Jet: Back then, Hex was riled up for revenge, and planned this all out so that this incident would happen 50 years later during the one moment that the Gate program gets automatically updated… Well, 50 years went by, and all that waiting eventually drew his patience thin and made him go senile. All you’ve got is a shell of that man from all those years ago – senile and with no memory about anything from that plot…
Executive: What do you want? Money? Or are you planning to leak this information to the press?
Jet: No, never mind that. Let him be. It’s a good deal, isn’t it? After all, my shipmate Ed would get lonely if she lost her chess partner.

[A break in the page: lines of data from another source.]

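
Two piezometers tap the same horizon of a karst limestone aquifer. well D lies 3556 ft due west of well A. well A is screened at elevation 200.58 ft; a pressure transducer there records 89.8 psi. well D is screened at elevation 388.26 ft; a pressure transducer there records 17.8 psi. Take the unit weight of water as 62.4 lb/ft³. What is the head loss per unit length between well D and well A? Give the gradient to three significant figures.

i ≈ 0.00605 ft/ft

Pressure head at well A: ψ = 144·P/γ = 144 × 89.8 / 62.4 = 207.23 ft.
Total head at well A: h = z + ψ = 200.58 + 207.23 = 407.81 ft.
Pressure head at well D: ψ = 144·P/γ = 144 × 17.8 / 62.4 = 41.08 ft.
Total head at well D: h = z + ψ = 388.26 + 41.08 = 429.34 ft.
Head difference: h(well A) − h(well D) = 407.81 − 429.34 = -21.53 ft.
Hydraulic gradient: i = |Δh| / L = 21.53 / 3556 = 0.00605.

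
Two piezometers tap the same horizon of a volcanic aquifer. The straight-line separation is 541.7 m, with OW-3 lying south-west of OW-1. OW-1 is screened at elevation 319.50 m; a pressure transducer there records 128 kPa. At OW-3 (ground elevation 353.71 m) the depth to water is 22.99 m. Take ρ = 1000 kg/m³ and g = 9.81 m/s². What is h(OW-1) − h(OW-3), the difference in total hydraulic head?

Δh ≈ 1.83 m

Pressure head at OW-1: ψ = P/(ρg) = 128×1000 / (1000 × 9.81) = 13.05 m.
Total head at OW-1: h = z + ψ = 319.50 + 13.05 = 332.55 m.
Total head at OW-3: h = 353.71 − 22.99 = 330.72 m.
Head difference: h(OW-1) − h(OW-3) = 332.55 − 330.72 = 1.83 m.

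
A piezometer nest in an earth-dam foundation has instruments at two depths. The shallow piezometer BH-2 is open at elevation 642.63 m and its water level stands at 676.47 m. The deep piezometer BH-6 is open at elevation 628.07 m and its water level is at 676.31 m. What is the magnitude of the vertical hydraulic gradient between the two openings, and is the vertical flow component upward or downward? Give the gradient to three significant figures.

|i_v| ≈ 0.0110; vertical flow is downward

Total head at BH-2: h = 676.47 m (water level in the standpipe).
Total head at BH-6: h = 676.31 m.
Δh = h(BH-2) − h(BH-6) = 676.47 − 676.31 = 0.16 m.
Vertical separation Δz = 642.63 − 628.07 = 14.56 m.
|i_v| = |Δh| / Δz = 0.16 / 14.56 = 0.0110.
Head is higher in the shallow piezometer, so vertical flow is downward (recharge condition).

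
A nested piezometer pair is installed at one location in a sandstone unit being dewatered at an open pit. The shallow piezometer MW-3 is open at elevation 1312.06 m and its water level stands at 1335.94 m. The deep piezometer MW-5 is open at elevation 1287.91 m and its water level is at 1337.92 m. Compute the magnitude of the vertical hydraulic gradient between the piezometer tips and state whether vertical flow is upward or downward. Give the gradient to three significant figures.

|i_v| ≈ 0.0820; vertical flow is upward

Total head at MW-3: h = 1335.94 m (water level in the standpipe).
Total head at MW-5: h = 1337.92 m.
Δh = h(MW-3) − h(MW-5) = 1335.94 − 1337.92 = -1.98 m.
Vertical separation Δz = 1312.06 − 1287.91 = 24.15 m.
|i_v| = |Δh| / Δz = 1.98 / 24.15 = 0.0820.
Head is higher in the deep piezometer, so vertical flow is upward (discharge condition).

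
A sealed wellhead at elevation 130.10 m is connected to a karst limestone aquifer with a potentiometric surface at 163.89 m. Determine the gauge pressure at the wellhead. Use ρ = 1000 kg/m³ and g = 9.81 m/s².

Head above the cap: Δh = 163.89 − 130.10 = 33.79 m.
P = ρgΔh = 1000 × 9.81 × 33.79 = 331480 Pa ≈ 331 kPa.

P ≈ 331 kPa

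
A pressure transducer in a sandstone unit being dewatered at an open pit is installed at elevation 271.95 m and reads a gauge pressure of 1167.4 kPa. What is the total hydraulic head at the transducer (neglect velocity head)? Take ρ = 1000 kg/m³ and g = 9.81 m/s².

ψ = P/(ρg) = 1167.4×1000 / (1000 × 9.81) = 119.00 m.
h = z + ψ = 271.95 + 119.00 = 390.95 m.

h ≈ 390.95 m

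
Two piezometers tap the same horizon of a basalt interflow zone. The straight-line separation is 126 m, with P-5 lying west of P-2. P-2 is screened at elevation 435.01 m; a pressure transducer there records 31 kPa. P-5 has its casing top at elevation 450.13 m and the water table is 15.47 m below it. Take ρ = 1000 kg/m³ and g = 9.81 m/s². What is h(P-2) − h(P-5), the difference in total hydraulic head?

Δh ≈ 3.51 m

Pressure head at P-2: ψ = P/(ρg) = 31×1000 / (1000 × 9.81) = 3.16 m.
Total head at P-2: h = z + ψ = 435.01 + 3.16 = 438.17 m.
Total head at P-5: h = 450.13 − 15.47 = 434.66 m.
Head difference: h(P-2) − h(P-5) = 438.17 − 434.66 = 3.51 m.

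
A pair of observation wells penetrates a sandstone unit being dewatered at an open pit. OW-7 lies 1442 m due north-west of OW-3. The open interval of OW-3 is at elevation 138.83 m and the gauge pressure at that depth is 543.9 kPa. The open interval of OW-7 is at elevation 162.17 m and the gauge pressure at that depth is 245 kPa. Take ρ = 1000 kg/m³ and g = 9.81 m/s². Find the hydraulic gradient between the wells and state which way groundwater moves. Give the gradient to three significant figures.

i ≈ 0.00494; groundwater flows toward the north-west

Pressure head at OW-3: ψ = P/(ρg) = 543.9×1000 / (1000 × 9.81) = 55.44 m.
Total head at OW-3: h = z + ψ = 138.83 + 55.44 = 194.27 m.
Pressure head at OW-7: ψ = P/(ρg) = 245×1000 / (1000 × 9.81) = 24.97 m.
Total head at OW-7: h = z + ψ = 162.17 + 24.97 = 187.14 m.
Head difference: h(OW-3) − h(OW-7) = 194.27 − 187.14 = 7.13 m.
Hydraulic gradient: i = |Δh| / L = 7.13 / 1442 = 0.00494.
Flow is from higher to lower head: from OW-3 toward OW-7, i.e. toward the north-west.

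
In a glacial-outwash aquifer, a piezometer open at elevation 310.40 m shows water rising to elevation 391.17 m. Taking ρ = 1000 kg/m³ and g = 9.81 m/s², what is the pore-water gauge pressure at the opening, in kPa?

Pressure head ψ = h − z = 391.17 − 310.40 = 80.77 m.
P = ρgψ = 1000 × 9.81 × 80.77 = 792354 Pa ≈ 792 kPa.

P ≈ 792 kPa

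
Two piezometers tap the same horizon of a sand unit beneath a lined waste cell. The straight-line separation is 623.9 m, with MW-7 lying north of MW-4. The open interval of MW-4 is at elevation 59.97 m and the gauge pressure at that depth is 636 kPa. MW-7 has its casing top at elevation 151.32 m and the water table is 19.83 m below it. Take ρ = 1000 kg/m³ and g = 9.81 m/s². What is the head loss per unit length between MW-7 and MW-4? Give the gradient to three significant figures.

Pressure head at MW-4: ψ = P/(ρg) = 636×1000 / (1000 × 9.81) = 64.83 m.
Total head at MW-4: h = z + ψ = 59.97 + 64.83 = 124.80 m.
Total head at MW-7: h = 151.32 − 19.83 = 131.49 m.
Head difference: h(MW-4) − h(MW-7) = 124.80 − 131.49 = -6.69 m.
Hydraulic gradient: i = |Δh| / L = 6.69 / 623.9 = 0.0107.

i ≈ 0.0107 m/m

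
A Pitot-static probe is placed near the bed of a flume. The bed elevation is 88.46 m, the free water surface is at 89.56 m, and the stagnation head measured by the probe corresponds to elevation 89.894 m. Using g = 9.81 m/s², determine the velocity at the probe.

Near the bed, under hydrostatic conditions, the piezometric head (z + ψ) equals the free-surface elevation, 89.56 m.
Velocity head = total − piezometric = 89.894 − 89.56 = 0.334 m.
v = √(2g·h_v) = √(2 × 9.81 × 0.334) = 2.56 m/s.

v ≈ 2.56 m/s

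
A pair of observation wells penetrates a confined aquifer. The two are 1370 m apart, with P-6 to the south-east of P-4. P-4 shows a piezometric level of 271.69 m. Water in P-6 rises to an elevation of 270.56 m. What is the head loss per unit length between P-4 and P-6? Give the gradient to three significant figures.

i ≈ 0.000825 m/m

Total head at P-4: h = 271.69 m (water level in the piezometer is the total head).
Total head at P-6: h = 270.56 m (water level in the piezometer is the total head).
Head difference: h(P-4) − h(P-6) = 271.69 − 270.56 = 1.13 m.
Hydraulic gradient: i = |Δh| / L = 1.13 / 1370 = 0.000825.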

Edward: No! I lost!! All that hard work this past week, for nothing…Spike, Faye, Jet and Edward’s examination of Hex in episode 14
I must admit, it was hard to review this anime: not because it was boring, confusing or chock full of many cringeworthy scenes to sift through, but because there wasn’t many negatives that I could say about it. Probably the worst thing I could think of was the blatant fanservice, such as Faye and Judy’s lack of modesty or a prolonged shot of an adult magazine being held by Jet’s cop colleague at episode 4’s halfway mark. Story-wise though, whatever flaws it had were relatively minor at best, and even I could excuse the slow plot development as no more than being a common theme of the “first few episodes” rather than a major show-breaking inconvenience. They were overcome, however, with a candid atmosphere, interesting characters, and a diverse set of stories; not to mention, I was blown away by how the show’s theme came together by the time of Spike’s last “Bang”, solidifying its reputation in my mind. I have nothing but respect for Cowboy Bebop‘s overall formulation, and I think I can side with those who declare this as a highlight of anime from the last three decades.